Innovation & Santé

L'immunothérapie

26.04.19
Le système immunitaire défend le corps contre les infections et les maladies.

De quoi parle t-on ?

Le système immunitaire est composé de cellules (lymphocytes, phagocytes...) et d'organes (moelle osseuse, thymus, système lymphatique.) qui travaillent ensemble pour protéger l'organisme et lui permettre de se défendre contre tous les pathogènes externes.

Immunothérapie

 

► Les lymphocytes jouent un rôle clé dans la réaction immunitaire : ce sont des globules blancs présents dans le sang et le système lymphatique.

Les lymphocytes T détruisent les cellules endommagées et infectées présentes dans le corps et fournissent aux cellules B des facteurs leur permettant de proliférer et de fabriquer des anticorps.
Ces cellules reconnaissent et détruisent les cellules cancéreuses ou les cellules infectées par des pathogènes intracellulaires (virus, bactéries...).
Elles développent une réponse plus intense contre des cellules tumorales ou infectées qu'elles ont déjà rencontrées ("mémoire" immunitaire).

Les lymphocytes B peuvent se transformer en plasmocytes pour fabriquer des anticorps aidant à combattre les infections et les maladies.
Comme les lymphocytes T, les lymphocytes B peuvent aussi se rappeler des types d'infections et de maladies que le corps a déjà combattues. Si le même germe entre dans le corps, les lymphocytes B peuvent rapidement produire plus d'anticorps pour aider à le combattre.

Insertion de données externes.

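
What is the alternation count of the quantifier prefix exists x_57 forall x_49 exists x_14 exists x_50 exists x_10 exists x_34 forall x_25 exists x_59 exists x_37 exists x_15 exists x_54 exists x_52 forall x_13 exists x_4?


Walk the prefix and count type changes:
  position 1: exists -> forall <-- alternation
  position 2: forall -> exists <-- alternation
  position 3: exists -> exists
  position 4: exists -> exists
  position 5: exists -> exists
  position 6: exists -> forall <-- alternation
  position 7: forall -> exists <-- alternation
  position 8: exists -> exists
  position 9: exists -> exists
  position 10: exists -> exists
  position 11: exists -> exists
  position 12: exists -> forall <-- alternation
  position 13: forall -> exists <-- alternation
Total alternations = 6

6


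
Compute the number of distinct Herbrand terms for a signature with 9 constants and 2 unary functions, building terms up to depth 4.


Herbrand terms by depth:
Depth 0: 9 constants
Depth 1: 18 new terms (running total: 27)
Depth 2: 36 new terms (running total: 63)
Depth 3: 72 new terms (running total: 135)
Depth 4: 144 new terms (running total: 279)
Total distinct ground terms = 279

279


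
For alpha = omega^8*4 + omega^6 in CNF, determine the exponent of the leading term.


CNF: omega^8*4 + omega^6
The leading term is omega^8*4, which has exponent 8.

8


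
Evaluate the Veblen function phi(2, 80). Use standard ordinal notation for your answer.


phi(2, 80):
phi(2, beta) = zeta_beta (the beta-th zeta number, fixed point of epsilon).
phi(2, 80) = zeta_80

zeta_80


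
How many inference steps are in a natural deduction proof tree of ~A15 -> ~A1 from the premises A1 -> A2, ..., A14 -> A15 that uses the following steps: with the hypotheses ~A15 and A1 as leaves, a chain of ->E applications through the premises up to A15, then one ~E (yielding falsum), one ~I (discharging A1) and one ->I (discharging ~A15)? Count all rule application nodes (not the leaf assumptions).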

Les anticorps sont des protéines fabriquées par les lymphocytes B qui circulent dans le sang.
Ils combattent les infections et les tumeurs en se liant à des antigènes exprimés par des agents infectieux, puis en activant des mécanismes conduisant à l'élimination de ces derniers.
Chaque anticorps est fabriqué pour reconnaître un antigène spécifique.
 

► Cancer et système immunitaire

Les quelque 100 000 milliards de cellules qui composent notre organisme se répliquent sans cesse. Quelques-unes, en se répliquant, subissent des mutations de parties de leur ADN.
Certaines de ces mutations modifient la "mortalité" naturelle des cellules concernées, aboutissant à une multiplication anarchique de ces cellules non fonctionnelles, non attachées à la fonction de l'organe qu'elles composent, formant ainsi un cancer.
La cancérisation peut conduire à l'expression d'antigènes détectés par le système immunitaire, et notamment les lymphocytes T.
 

►L'immunothérapie est un traitement qui stimule une réponse immunitaire contre le cancer. Elle peut être utilisée à chacune des étapes du cycle de l'immunité du cancer, qui en comporte sept.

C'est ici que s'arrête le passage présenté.